# Capacitor change in distance

## Homework Statement

A parallel plate capacitor with plates of area $460 cm^2$ is charged to a potential difference $V$ then disconnected from the source of voltage. When the plates move $.3 cm$ farther apart, the voltage between them increases by $120 V$. What is the charge $Q$ on the positive plate of the capacitor?

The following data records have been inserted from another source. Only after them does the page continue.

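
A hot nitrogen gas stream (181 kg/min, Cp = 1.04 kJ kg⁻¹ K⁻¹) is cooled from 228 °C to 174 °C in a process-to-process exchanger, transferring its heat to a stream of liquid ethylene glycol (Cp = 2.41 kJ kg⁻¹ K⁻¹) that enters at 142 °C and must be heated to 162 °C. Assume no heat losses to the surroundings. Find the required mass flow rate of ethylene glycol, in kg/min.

Heat released by hot stream: Q = 181 × 1.04 × (228 − 174) = 10165 kJ/min
Energy balance on cold side (adiabatic exchanger): Q = ṁ_c·Cp_c·(T_c,out − T_c,in)
ṁ_c = 10165 / [2.41 × (162 − 142)] = 210.89 kg/min

ṁ_c = 211 kg/min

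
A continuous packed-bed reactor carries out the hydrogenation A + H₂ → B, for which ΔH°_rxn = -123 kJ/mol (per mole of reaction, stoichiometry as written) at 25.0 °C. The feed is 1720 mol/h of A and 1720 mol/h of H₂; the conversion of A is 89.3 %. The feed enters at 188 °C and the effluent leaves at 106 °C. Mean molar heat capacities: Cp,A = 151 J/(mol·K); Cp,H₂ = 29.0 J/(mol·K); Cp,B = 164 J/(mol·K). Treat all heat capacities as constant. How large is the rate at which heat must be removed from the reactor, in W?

Q_out = 60100 W

Extent of reaction ξ = 0.893 × 1720 = 1536 mol/h
Reaction term: ξ·ΔH°_rxn = 1536 × -123 = -188920 kJ/h
Sensible, feed 188→25 °C: -50465 kJ/h
Outlet flows (mol/h): A 184.04, H₂ 184.04, B 1536
Sensible, products 25→106 °C: 23087 kJ/h
Q = ΔH = -216300 kJ/h = -60.084 kW
Heat removed = 60084 W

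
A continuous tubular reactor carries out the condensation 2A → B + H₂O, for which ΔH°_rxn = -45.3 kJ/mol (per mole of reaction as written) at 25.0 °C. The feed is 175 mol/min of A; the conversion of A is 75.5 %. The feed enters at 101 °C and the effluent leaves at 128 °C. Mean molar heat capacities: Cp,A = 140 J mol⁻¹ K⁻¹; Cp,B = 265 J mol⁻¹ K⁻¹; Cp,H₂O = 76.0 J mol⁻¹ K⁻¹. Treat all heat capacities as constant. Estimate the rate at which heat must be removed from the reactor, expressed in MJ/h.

Q_out = 115 MJ/h

Extent of reaction ξ = 0.755 × 175 / 2 = 66.062 mol/min
Reaction term: ξ·ΔH°_rxn = 66.062 × -45.3 = -2992.6 kJ/min
Sensible, feed 101→25 °C: -1862 kJ/min
Outlet flows (mol/min): A 42.875, B 66.062, H₂O 66.062
Sensible, products 25→128 °C: 2938.6 kJ/min
Q = ΔH = -1916.1 kJ/min = -31.934 kW
Heat removed = 114.96 MJ/h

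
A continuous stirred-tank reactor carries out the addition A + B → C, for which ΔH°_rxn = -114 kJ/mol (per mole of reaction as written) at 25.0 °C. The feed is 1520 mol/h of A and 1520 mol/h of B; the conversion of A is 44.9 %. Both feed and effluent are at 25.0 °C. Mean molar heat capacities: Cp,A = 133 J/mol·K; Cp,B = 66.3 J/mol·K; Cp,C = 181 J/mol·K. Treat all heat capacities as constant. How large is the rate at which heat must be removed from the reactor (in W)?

Q_out = 21600 W

Extent of reaction ξ = 0.449 × 1520 = 682.48 mol/h
Reaction term: ξ·ΔH°_rxn = 682.48 × -114 = -77803 kJ/h
Q = ΔH = -77803 kJ/h = -21.612 kW
Heat removed = 21612 W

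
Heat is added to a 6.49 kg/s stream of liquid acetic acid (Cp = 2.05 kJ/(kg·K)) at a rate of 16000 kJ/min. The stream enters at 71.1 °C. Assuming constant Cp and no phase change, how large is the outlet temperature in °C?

T_out = 91.1 °C

Q = 16000 kJ/min = 266.67 kJ/s
ΔT = Q/(ṁ·Cp) = 266.67/(6.49×2.05) = 20.043 K
T_out = 71.1 + 20.043 = 91.143 °C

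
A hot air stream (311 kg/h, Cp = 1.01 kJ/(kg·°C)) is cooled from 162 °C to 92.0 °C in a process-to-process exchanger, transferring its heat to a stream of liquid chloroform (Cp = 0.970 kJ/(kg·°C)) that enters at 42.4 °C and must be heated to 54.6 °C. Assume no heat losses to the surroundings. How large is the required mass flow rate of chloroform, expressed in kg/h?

ṁ_c = 1860 kg/h

Heat released by hot stream: Q = 311 × 1.01 × (162 − 92.0) = 21988 kJ/h
Energy balance on cold side (adiabatic exchanger): Q = ṁ_c·Cp_c·(T_c,out − T_c,in)
ṁ_c = 21988 / [0.970 × (54.6 − 42.4)] = 1858 kg/h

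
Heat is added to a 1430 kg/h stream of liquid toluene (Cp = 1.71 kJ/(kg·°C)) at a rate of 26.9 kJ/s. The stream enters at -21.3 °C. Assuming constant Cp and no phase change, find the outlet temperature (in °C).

Q = 26.9 kJ/s = 96840 kJ/h
ΔT = Q/(ṁ·Cp) = 96840/(1430×1.71) = 39.603 K
T_out = -21.3 + 39.603 = 18.303 °C

T_out = 18.3 °C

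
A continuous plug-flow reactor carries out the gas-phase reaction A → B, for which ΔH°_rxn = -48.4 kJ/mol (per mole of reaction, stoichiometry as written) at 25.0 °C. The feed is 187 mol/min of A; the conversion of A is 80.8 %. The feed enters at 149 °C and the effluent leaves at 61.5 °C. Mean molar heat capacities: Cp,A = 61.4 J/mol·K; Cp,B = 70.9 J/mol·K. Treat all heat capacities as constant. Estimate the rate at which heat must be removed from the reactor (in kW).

Extent of reaction ξ = 0.808 × 187 = 151.1 mol/min
Reaction term: ξ·ΔH°_rxn = 151.1 × -48.4 = -7313 kJ/min
Sensible, feed 149→25 °C: -1423.7 kJ/min
Outlet flows (mol/min): A 35.904, B 151.1
Sensible, products 25→61.5 °C: 471.48 kJ/min
Q = ΔH = -8265.3 kJ/min = -137.76 kW
Heat removed = 137.76 kW

Q_out = 138 kW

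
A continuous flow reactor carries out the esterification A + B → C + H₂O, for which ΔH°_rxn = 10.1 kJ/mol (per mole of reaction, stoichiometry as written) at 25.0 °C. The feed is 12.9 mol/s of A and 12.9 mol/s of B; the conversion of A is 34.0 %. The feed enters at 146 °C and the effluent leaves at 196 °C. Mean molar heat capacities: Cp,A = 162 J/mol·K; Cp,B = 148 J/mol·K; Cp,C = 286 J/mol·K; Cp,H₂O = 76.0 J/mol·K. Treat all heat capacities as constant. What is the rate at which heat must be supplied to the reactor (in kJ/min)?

Extent of reaction ξ = 0.340 × 12.9 = 4.386 mol/s
Reaction term: ξ·ΔH°_rxn = 4.386 × 10.1 = 44.299 kJ/s
Sensible, feed 146→25 °C: -483.88 kJ/s
Outlet flows (mol/s): A 8.514, B 8.514, C 4.386, H₂O 4.386
Sensible, products 25→196 °C: 722.83 kJ/s
Q = ΔH = 283.25 kJ/s = 283.25 kW
Heat supplied = 16995 kJ/min

Q_in = 17000 kJ/min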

Answer in $nC$

## Homework Equations

$$Q=\frac{ε_0AV}{d}$$

## The Attempt at a Solution

$$V=\frac{Qd}{ε_0A}$$
$$Q=\frac{ε_0A(V+120)}{(d+.003)}$$
Inserting one into the other...
$$Q=\frac{ε_0A}{(d+.003)}(\frac{Qd}{ε_0A}+120)$$
distribute and canceling yields...
$$Q=\frac{Qd+120ε_0A}{(d+.003)}$$
Finally
$$Q=\frac{120ε_0A}{.003}$$

So using $A=.046 m^2$, I keep getting $16nC$

Am I doing something wrong assuming $Q$ is constant?

## Answers and Replies

gneill
Mentor
Your assumption about Q being constant is correct, and I don't see any errors in your method. That leaves significant figures or application errors (the marking program has been given a wrong answer to look for) as suspects.

Ok thanks for the feedback. This homework system has a reputation for making errors.